Now, let me try to explain this. Through whatever means, the game should allow you to create a role for yourself (or roles, if it is a party rpg). Many games do this through numeric systems, where, for example, you might set your character's initial attributes and develop them throughout the rest of the game (frequently by "leveling"). But, as I argued in the other thread, it is also possible to create your roles through other means, through your decisions or whatever. Torment is a good example of this, I think. While your attributes (like intelligence and wisdom) play a part in that game, the most important part of creating a role for The Nameless One in that game is how you decide to interact with the rest of the world. Whether you mourn Ravel's passing, or only Mebbeth's, or neither, whether you decide to kill Trias, whether you give up reuniting with your mortality, sitting on the Silent King's throne instead, the game allows you to create different types of characters, different roles, and play them out. Fallout, sometimes at least, let you determine your role not by crunching numbers, but by paying attention to your environment and perceiving hidden opportunities.

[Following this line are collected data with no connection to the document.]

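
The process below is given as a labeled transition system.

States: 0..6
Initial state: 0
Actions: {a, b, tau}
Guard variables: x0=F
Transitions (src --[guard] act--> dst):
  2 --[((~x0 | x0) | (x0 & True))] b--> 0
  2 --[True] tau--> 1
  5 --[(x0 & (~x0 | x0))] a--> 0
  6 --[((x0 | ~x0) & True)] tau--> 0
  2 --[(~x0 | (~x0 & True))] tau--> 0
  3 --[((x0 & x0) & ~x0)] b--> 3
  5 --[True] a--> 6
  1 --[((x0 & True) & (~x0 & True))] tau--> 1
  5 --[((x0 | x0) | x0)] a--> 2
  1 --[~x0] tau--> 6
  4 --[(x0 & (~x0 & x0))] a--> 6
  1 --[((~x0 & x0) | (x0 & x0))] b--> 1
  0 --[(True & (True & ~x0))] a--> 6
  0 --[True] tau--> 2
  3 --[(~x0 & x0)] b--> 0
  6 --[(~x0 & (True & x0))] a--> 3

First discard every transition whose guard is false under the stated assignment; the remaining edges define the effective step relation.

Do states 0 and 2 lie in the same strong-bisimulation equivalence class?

Answer: NOT BISIMILAR

Analysis:
Refine partition for ~:
  round 0: {{0,1,2,3,4,5,6}}
  round 1: {{0},{1,6},{2},{3,4},{5}}
  round 2: {{0},{1},{2},{3,4},{5},{6}}
Fixed point at round 3; 6 class(es).
class of 0: {0}; class of 2: {2}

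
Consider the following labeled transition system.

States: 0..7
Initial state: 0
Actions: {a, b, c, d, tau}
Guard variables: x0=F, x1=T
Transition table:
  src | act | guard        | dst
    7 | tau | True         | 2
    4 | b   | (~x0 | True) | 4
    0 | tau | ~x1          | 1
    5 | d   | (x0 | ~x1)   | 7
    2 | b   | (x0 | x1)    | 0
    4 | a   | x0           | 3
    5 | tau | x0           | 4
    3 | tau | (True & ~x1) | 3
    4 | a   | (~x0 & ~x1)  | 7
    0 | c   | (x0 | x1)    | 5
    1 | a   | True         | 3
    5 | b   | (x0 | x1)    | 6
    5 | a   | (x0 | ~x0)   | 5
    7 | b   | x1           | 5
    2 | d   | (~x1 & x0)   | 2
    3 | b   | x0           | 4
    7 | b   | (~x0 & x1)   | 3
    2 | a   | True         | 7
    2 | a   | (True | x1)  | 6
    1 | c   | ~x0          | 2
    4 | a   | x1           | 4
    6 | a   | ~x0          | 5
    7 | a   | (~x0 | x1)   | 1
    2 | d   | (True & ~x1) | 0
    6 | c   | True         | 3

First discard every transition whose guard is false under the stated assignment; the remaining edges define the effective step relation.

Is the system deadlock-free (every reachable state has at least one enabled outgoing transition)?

R = {0,3,5,6}
  0: c→5  [1 exit(s)]
  3: ∅  [STUCK]
  5: a→5  b→6  [2 exit(s)]
  6: a→5  c→3  [2 exit(s)]
Path to 3: c·b·c

Answer: DEADLOCK at state 3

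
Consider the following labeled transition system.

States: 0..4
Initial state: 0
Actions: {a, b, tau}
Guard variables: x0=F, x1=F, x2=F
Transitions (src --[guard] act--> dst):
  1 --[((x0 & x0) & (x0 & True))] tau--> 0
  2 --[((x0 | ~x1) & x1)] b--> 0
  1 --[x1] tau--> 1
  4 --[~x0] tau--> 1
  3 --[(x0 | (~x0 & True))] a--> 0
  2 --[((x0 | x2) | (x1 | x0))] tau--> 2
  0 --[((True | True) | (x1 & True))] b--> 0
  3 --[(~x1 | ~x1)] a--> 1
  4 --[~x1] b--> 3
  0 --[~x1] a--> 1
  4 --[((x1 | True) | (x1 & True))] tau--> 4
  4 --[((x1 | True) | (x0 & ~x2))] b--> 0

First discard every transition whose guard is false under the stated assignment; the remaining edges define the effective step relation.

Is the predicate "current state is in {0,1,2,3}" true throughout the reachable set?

Safe = {0,1,2,3}
Reachable = {0,1}
  0: ok
  1: ok

Answer: INVARIANT HOLDS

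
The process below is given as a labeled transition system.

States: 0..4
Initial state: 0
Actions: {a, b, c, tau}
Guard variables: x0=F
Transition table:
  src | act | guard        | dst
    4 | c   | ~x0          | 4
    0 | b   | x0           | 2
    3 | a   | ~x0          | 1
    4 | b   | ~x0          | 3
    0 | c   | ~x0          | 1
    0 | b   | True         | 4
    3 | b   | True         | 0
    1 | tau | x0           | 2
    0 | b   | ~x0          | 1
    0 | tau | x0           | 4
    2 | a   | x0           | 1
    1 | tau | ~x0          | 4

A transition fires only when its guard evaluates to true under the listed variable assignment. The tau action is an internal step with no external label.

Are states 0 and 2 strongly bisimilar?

Answer: NOT BISIMILAR

Analysis:
Compute ~ classes (split until stable):
  π0 = {{0,1,2,3,4}}
  π1 = {{0,4},{1},{2},{3}}
  π2 = {{0},{1},{2},{3},{4}}
Fixed point at round 3; 5 class(es).
0∈{0}, 2∈{2}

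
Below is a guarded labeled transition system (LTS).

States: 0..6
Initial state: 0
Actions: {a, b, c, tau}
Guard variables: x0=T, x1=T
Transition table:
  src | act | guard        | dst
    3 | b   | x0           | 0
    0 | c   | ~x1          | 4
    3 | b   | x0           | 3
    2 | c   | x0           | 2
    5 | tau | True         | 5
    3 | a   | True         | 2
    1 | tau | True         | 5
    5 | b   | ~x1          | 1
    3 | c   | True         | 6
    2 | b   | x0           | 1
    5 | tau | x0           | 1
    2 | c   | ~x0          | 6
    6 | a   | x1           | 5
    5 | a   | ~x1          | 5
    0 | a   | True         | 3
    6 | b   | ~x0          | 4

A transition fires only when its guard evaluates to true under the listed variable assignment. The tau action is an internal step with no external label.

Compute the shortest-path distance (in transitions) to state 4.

BFS to 4:
  L0 = {0}
  L1 = {3}
  L2 = {2,6}
  L3 = {1,5}
4 never appears.

Answer: UNREACHABLE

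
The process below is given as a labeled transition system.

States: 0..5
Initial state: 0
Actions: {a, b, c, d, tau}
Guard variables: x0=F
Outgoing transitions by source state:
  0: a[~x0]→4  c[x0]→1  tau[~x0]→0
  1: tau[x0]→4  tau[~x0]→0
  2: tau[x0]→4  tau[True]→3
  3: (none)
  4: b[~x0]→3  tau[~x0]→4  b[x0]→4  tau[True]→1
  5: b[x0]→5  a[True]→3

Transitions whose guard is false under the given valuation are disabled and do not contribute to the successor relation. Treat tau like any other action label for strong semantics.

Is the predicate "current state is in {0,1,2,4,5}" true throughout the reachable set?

Answer: INVARIANT VIOLATED at state 3

Analysis:
Inv-set: {0,1,2,4,5}
Reach set: {0,1,3,4}
  0: ok
  1: ok
  3: ✗ unsafe
  4: ok
reach 3 via a·b — violates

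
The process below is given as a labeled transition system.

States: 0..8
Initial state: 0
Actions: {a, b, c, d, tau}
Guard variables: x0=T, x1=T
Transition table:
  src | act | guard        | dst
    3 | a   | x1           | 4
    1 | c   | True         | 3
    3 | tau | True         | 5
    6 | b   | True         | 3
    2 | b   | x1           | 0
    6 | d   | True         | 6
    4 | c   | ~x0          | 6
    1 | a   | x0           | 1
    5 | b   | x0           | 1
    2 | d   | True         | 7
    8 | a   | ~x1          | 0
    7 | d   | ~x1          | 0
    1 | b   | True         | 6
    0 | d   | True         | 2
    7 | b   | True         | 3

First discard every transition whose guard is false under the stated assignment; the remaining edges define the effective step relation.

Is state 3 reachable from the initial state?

After dropping false guards: 12 live edges.
L0 = {0}
L1 = {2}  cumulative {0,2}
L2 = {7}  cumulative {0,2,7}
L3 = {3}  cumulative {0,2,3,7}
L4 = {4,5}  cumulative {0,2,3,4,5,7}
L5 = {1}  cumulative {0,1,2,3,4,5,7}
L6 = {6}  cumulative {0,1,2,3,4,5,6,7}
Reach set: {0,1,2,3,4,5,6,7}
Path to 3: d·d·b

Answer: REACHABLE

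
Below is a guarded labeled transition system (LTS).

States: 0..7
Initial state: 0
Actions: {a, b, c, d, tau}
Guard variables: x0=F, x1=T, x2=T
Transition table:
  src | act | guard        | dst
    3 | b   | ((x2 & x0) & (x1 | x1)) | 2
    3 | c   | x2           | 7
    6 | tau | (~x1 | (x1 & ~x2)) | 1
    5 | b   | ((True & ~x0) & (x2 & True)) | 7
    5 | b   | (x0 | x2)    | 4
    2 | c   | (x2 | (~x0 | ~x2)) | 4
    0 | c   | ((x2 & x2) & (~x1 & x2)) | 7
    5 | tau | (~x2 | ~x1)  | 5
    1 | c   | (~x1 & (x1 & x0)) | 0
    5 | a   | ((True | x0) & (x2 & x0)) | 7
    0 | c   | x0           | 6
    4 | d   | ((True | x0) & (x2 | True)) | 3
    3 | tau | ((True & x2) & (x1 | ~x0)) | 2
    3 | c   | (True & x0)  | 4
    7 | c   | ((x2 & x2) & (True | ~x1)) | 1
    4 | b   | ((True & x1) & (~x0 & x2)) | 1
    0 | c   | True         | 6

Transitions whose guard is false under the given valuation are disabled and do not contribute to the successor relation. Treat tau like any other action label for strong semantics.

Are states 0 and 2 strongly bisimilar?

Compute ~ classes (split until stable):
  round 0: {{0,1,2,3,4,5,6,7}}
  round 1: {{0,2,7},{1,6},{3},{4},{5}}
  round 2: {{0,7},{1,6},{2},{3},{4},{5}}
stable after 3 split(s): 6 block(s)
class of 0: {0,7}; class of 2: {2}

Answer: NOT BISIMILAR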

Speaking of roles, that is kind of a key point for what an RPG is. I mean, the type of role you build in a game like one of the Gold Box RPGs or on a Roguelike like Crawl is pretty different from one you would build in Planescape: Torment. Let's say that "role" means the place of a character in some kind of "narration", where "narration" could mean many things. In PS:T, it is a normal, conventional story. The game has a story going on, and it gives you various opportunities to build TNO's place in it. What kind of person he is, how he relates to his comrades, all those things can be defined by the player, and the game will play out differently depending on that.
In Pool of Radiance, on the other hand, the story that is being told is pretty much set. But that is ok, that is not the narration that we are interested in. Instead the narration is about these "action sequences", where the protagonists battle the enemies, or where they explore some aspect of the world, such as going to a tavern and getting in a fight. The static story is just a backdrop. Instead, we are interested in the narrative of the warrior who, when almost dead, manages to slay the remaining ten orcs and survive. Or the narrative of how the mage smartly acquires a fireball spell and uses it to win an otherwise impossible battle.

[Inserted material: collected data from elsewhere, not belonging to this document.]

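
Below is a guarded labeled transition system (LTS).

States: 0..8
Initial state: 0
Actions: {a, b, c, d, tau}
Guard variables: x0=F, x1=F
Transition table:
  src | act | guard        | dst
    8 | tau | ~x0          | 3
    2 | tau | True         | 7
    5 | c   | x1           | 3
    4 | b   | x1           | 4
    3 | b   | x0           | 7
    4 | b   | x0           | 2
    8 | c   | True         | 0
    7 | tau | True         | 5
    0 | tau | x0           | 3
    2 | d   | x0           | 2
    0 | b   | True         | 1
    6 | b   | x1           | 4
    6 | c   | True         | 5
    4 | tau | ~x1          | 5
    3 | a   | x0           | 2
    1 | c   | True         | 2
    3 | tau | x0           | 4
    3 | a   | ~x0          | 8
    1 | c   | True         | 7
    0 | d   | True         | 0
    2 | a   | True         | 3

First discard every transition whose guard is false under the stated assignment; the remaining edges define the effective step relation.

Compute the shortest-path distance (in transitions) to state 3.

Breadth-first toward 3:
  depth 0: {0}
  depth 1: {1}
  depth 2: {2,7}
  depth 3: {3,5}
first hit 3 at d=3 via b·c·a

Answer: 3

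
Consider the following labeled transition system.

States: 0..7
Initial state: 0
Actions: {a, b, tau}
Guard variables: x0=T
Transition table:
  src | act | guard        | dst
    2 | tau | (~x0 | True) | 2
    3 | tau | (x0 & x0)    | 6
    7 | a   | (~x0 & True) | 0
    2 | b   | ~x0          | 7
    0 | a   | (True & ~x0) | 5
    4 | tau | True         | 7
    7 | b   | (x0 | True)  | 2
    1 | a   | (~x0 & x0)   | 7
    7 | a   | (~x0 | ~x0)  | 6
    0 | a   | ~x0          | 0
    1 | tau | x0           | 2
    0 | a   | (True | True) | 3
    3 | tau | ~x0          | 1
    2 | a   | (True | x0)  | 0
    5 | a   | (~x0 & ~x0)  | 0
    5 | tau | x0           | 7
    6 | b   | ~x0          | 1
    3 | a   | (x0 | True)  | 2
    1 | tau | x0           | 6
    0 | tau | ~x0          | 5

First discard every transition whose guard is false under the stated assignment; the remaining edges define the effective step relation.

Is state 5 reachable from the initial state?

Answer: UNREACHABLE

Working:
Guard filter leaves 10 enabled edge(s).
L0 = {0}
L1 = {3}  now seen {0,3}
L2 = {2,6}  now seen {0,2,3,6}
Reachable = {0,2,3,6}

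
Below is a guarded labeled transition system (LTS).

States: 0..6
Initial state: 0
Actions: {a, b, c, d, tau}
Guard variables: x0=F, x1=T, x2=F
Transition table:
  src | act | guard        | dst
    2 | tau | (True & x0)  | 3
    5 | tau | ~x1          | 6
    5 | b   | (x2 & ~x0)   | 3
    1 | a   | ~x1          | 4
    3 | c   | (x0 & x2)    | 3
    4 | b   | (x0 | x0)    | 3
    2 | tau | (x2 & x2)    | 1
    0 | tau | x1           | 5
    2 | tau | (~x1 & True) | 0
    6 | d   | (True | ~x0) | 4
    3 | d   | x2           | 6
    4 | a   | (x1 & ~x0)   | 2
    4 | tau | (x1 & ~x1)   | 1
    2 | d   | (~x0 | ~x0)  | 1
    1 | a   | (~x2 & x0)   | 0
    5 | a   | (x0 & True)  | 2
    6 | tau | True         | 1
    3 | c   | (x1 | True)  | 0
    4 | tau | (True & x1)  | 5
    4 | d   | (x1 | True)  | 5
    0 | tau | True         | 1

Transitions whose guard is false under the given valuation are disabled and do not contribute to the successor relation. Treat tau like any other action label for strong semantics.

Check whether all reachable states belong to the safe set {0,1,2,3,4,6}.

Answer: INVARIANT VIOLATED at state 5

Trace:
Allowed set {0,1,2,3,4,6}
Reach set: {0,1,5}
  0: safe
  1: safe
  5: VIOLATES
reach 5 via tau — violates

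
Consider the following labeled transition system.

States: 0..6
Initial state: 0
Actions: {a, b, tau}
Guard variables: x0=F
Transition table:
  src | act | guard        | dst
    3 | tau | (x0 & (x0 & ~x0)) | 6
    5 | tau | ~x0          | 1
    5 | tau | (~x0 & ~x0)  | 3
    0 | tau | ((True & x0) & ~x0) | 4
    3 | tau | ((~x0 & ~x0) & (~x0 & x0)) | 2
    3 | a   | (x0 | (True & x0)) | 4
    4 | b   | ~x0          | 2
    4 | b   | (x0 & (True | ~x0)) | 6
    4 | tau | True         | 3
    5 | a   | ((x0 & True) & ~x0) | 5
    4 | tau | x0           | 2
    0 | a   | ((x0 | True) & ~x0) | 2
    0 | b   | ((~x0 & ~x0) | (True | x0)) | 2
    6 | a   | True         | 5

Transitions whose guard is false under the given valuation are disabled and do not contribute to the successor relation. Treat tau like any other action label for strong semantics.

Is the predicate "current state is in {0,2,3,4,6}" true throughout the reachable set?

Inv-set: {0,2,3,4,6}
R = {0,2}
  0: ok
  2: ok

Answer: INVARIANT HOLDS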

The final part of the definition, the playing a role, requires that the game reacts in some way to the role you have built. Fallout is an example of a game that does this well, I think. The many different skills impact the narration of the game in different ways. The quest to save Tandi from the raiders is a classic example of this, with different choices of how you build your character allowing for various different ways to save her. A lucky character can be mistaken for the ghost of the previous leader of the band, a character with good speech skill can convince the leader to give up without a real price, a sneaky bastard can plant a bomb behind him, etc.
So, what I want to get to is that it isn't this or that mechanic that makes a game an rpg (at least if you agree with my definition). The point of an RPG, to me, is to let you influence the game's main narrative by playing a role. If it does this by allowing you to explore a deep, complex world, by building intricate characters that have many different combat options that lead to different strategies, but still keep the abstract numbers close enough to something imaginable that the system helps you come up with a narrative, or however, it doesn't matter. What matters is if the resulting narrative is good and feels "yours". That, to me, is the "kind of fun" that determine what an RPG is.
So, getting back to the game at hand, I think the question that should be asked is how much the game is about it, how much the game is about you determining a narrative through the role you build.